1. Configure Apache Authentication¶
1.1. Compile Authentication Module¶
Open OnDemand uses Apache HTTP Server 2.4 provided by Software Collections.
This means that any Apache authentication module (mod_auth_*
) used will
need to be compiled against the apxs
and apr
tools that reside under:
/opt/rh/httpd24/root/usr/bin
and not the versions that come with the default system version of Apache HTTP Server.
1.2. Configure Authentication Module¶
Any Apache authentication module specific configuration directives (e.g.,
OIDCCLientID
, CASLoginURL
, …) should reside outside of the
/opt/rh/httpd24/root/etc/httpd/conf.d/ood-portal.conf
configuration
file. The Apache configuration files are loaded in lexical order, so placing
these module specific configuration directives in the file:
/opt/rh/httpd24/root/etc/httpd/conf.d/auth-config.conf
will cause your authentication configuration directives to be loaded before
/opt/rh/httpd24/root/etc/httpd/conf.d/ood-portal.conf
. If there are any
secrets inside this file you can ensure privacy by adding restrictive file
permissions:
sudo chmod 640 /opt/rh/httpd/root/etc/httpd/conf.d/auth-config.conf
1.3. Add to OnDemand Portal¶
Danger
Never directly edit the
/opt/rh/httpd24/root/etc/httpd/conf.d/ood-portal.conf
to include
this authentication module within your Open OnDemand portal. This could
cause future upgrades of OnDemand to break.

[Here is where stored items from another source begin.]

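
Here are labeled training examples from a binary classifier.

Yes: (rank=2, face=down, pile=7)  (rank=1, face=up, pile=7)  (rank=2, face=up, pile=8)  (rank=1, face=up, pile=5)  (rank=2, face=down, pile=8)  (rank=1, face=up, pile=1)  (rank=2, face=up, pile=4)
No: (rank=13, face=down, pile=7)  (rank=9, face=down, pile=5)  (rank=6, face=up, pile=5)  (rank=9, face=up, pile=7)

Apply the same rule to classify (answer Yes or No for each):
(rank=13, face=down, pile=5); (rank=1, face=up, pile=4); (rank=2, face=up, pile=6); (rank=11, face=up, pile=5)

The rule appears to be: rank ≤ 2.

No, Yes, Yes, No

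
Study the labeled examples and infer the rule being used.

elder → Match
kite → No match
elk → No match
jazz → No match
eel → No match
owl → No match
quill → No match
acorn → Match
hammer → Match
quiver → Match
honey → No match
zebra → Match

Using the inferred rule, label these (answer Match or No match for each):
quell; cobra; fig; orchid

The simplest hypothesis consistent with all the labels is: contains 'r'.
quell — no 'r', hence No match. cobra — has 'r', hence Match. fig — no 'r', hence No match. orchid — has 'r', hence Match.

No match, Match, No match, Match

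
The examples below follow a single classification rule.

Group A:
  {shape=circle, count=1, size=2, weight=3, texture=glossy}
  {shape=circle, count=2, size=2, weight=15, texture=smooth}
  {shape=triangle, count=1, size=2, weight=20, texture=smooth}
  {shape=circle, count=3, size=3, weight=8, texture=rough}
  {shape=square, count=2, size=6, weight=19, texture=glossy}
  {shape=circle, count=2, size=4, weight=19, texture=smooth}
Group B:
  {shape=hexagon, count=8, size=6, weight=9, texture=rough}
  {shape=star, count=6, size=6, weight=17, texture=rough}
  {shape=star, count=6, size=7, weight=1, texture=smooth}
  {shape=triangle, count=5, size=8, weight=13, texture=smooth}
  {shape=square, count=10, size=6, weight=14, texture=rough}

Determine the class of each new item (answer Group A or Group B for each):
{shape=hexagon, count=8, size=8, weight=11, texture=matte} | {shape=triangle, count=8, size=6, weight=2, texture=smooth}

Group B, Group B

The common property of the 'Group A' items is: count ≤ 3. No 'Group B' item has it.
{shape=hexagon, count=8, size=8, weight=11, texture=matte}: count = 8, does not satisfy this → Group B. {shape=triangle, count=8, size=6, weight=2, texture=smooth}: count = 8, does not satisfy this → Group B.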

Edit the YAML configuration file for the ood-portal-generator located
under /etc/ood/config/ood_portal.yml
. For example, to add support for
an authentication module with AuthType
of my-auth
, you would modify the
/etc/ood/config/ood_portal.yml
file as such:
# /etc/ood/config/ood_portal.yml
---
# ...
# Your other custom configuration options...
# ...
auth:
- 'AuthType my-auth'
- 'Require valid-user'
You would then build and install the new Apache configuration file with:
sudo /opt/ood/ood-portal-generator/sbin/update_ood_portal
Finally you will need to restart your Apache HTTP Server for the changes to take effect.
Note
You can find more ood-portal-generator configuration examples under Example Configurations.
1.4. Sanitize Session Information¶
You will need to sanitize any session-specific request headers that may be
passed to the backend web servers that a user is proxied to. For most Apache
authentication modules there are module-specific directives that can be enabled
to wipe session information from being passed as headers (e.g.,
OIDCStripCookies ...
). In other cases you may have to use regular
expressions to search for the session cookies and remove them manually.
For example, Shibboleth does not have a directive to strip session information from the cookies, so we accomplish this with the following options in our ood-portal-generator configuration file:
# /etc/ood/config/ood_portal.yml
---
# ...
# Your other custom configuration options...
# ...
auth:
- 'AuthType shibboleth'
- 'ShibRequestSetting requireSession 1'
- 'RequestHeader edit* Cookie "(^_shibsession_[^;]*(;\s*)?|;\s*_shibsession_[^;]*)" ""'
- 'RequestHeader unset Cookie "expr=-z %{req:Cookie}"'
- 'Require valid-user'
where we use a regular expression to replace any shibsession
cookies with
empty strings and delete the cookie header if it becomes empty.